Empruntant au meilleur du cinéma européen, Stanley Donen fait alors montre d’une rare maestria pour évoquer ce temps qui passe et la lente agonie d’une histoire d’amour. Aidé par un scénario lumineux de Frederic Raphael (plus tard scénariste d’Eyes Wide Shut), il joue du temps et de l’espace comme le font au même moment Truffaut, Godard et compagnie. La virtuosité des enchaînements flash-back / flash-forward étonne aujourd’hui encore par sa modernité et son aisance. A l’égal d’un Resnais, le cinéaste californien malaxe 10 ans d’une histoire d’amour pour en faire un éblouissant puzzle : constitué de quatre époques différentes s’entremêlant, se répondant et se croisant, Voyage à deux déconcerta par sa modernité les spectateurs américains, pas encore au fait de la révolution qui se jouait sur les écrans européens, au point d’en faire l’échec le plus cinglant d’Audrey Hepburn. En Europe, l’on saisit mieux la douce amertume de ce film gigogne et le film fut accueilli avec enthousiasme par le public et la critique, qui y retrouvait le meilleur du cinéma d’alors : d’amples emprunts à la Nouvelle Vague, une pointe d’Antonioni (pour l’autopsie à froid d’un couple), un soupçon de Free Cinema anglais (Albert Finney, tête de proue du mouvement) et une bonne dose de savoir-faire hollywoodien. Le tout sans perdre une once de la Donen’s Touch : vivacité du trait, brio du récit, génie des couleurs, audace des cadrages, sens du gag (la famille Manchester et son insupportable petite peste), sophistication de la direction artistique et innovations stylistiques (la visite en accéléré du château de Chantilly anticipe avec 25 ans d’avance le trip européen de Rules of Attraction).


Une sophistication qui doit aussi énormément au scénariste, nominé pour l’Oscar en 1968 : Frederic Raphael, américain exilé en France et dont le script est largement autobiographique. Initiateur de cet authentique kaléidoscope qu’est le scénario de Voyage à Deux, Raphael sertit sa chronique amoureuse de dialogues doux-amers et de situations bouleversantes d’acuité. C’est une des forces principales du film : une empathie immédiate du spectateur avec des situations déjà-vues, le tout traité avec légèreté et sans pathos. De l’art d’être universel sans avoir l’air d’y toucher, ou comment rendre euphorique et nostalgique dans un même mouvement. Chapeau bas.

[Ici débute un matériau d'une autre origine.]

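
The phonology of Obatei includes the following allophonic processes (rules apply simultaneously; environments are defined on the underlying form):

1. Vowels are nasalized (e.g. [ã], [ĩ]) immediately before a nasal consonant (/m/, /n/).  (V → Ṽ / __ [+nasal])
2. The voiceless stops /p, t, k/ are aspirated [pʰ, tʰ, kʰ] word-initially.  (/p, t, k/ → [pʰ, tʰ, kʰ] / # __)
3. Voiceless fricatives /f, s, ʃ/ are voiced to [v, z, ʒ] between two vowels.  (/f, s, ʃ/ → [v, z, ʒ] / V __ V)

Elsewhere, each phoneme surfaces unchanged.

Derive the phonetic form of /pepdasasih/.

[pʰepdazazih]

/p/ meets the environment for rule 2 (word-initially) → [pʰ].
/e/ (between /p/ and /p/) is in the target of rule 1 but the environment (before a nasal consonant) is not met → [e].
/p/ — between /e/ and /d/; rule 2 does not apply here → [p].
/d/ stays [d].
/a/ (between /d/ and /s/): rule 1 targets it, but not before a nasal consonant → unchanged [a].
/s/ — between /a/ and /a/, between two vowels — surfaces as [z] (rule 3).
/a/ (between /s/ and /s/) fails the environment for rule 1, so it stays [a].
/s/ meets the environment for rule 3 (between two vowels) → [z].
/i/ — between /s/ and /h/; rule 1 does not apply here → [i].
/h/ (word-final): no rule targets it → [h].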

Mais revenons à Hepburn. Audrey Hepburn, sur le point de mettre un terme à sa carrière (elle tournera Seule dans la nuit la même année pour n’apparaître ensuite que sporadiquement à l’écran : La Rose et la Flèche en 1976, Always en 1989…) et qui trouve ici l’un de ses plus beaux rôles - son plus moderne en tous cas. Avec une pointe d’agacement, son compassé biographe Barry Paris (2) semble presque regretter les encoches (juron, nudité) faites par la star à quelques uns de ses principes, comme si Hepburn se devait d’être éternellement la jouvencelle fraîche et pétillante de Sabrina ou Drôle de Frimousse. Et le Barry d’enchaîner sur le peu de talent d’Albert Finney : "Finney, dans le rôle de l’architecte égotiste et manquant de confiance en soi, est moins à l’aise que Hepburn ; son interprétation unidimensionnelle est assez exaspérante" (3)- cette assertion donnant au bout du compte une image assez juste du peu de considération pour Voyage à Deux chez les cinéphiles américains. Paul Newman était en fait le premier choix des producteurs, mais n’en déplaise à Paris, le couple Finney-Hepburn fonctionne si bien à l’écran qu’on n’ose imaginer autre duo. Passant des étincelles amoureuses au dépit amer, les deux acteurs livrent une partition virtuose. La fluidité des coq-à-l’âne du récit doit d’ailleurs énormément à leur talent, chacune des quatre périodes évoquées dans le film étant nettement marquée par le jeu des deux acteurs, entourés de seconds rôles brillants - parmi lesquels on reconnaîtra Jacqueline Bisset.

Une surprise parmi tant d’autres, de ces petites touches de pinceau délicates qui ajoutées à l’ensemble, donnent une toile de maître : tout là-haut, en compagnie de Chantons sous la Pluie, Voyage à Deux est sûrement le plus beau film de Stanley Donen.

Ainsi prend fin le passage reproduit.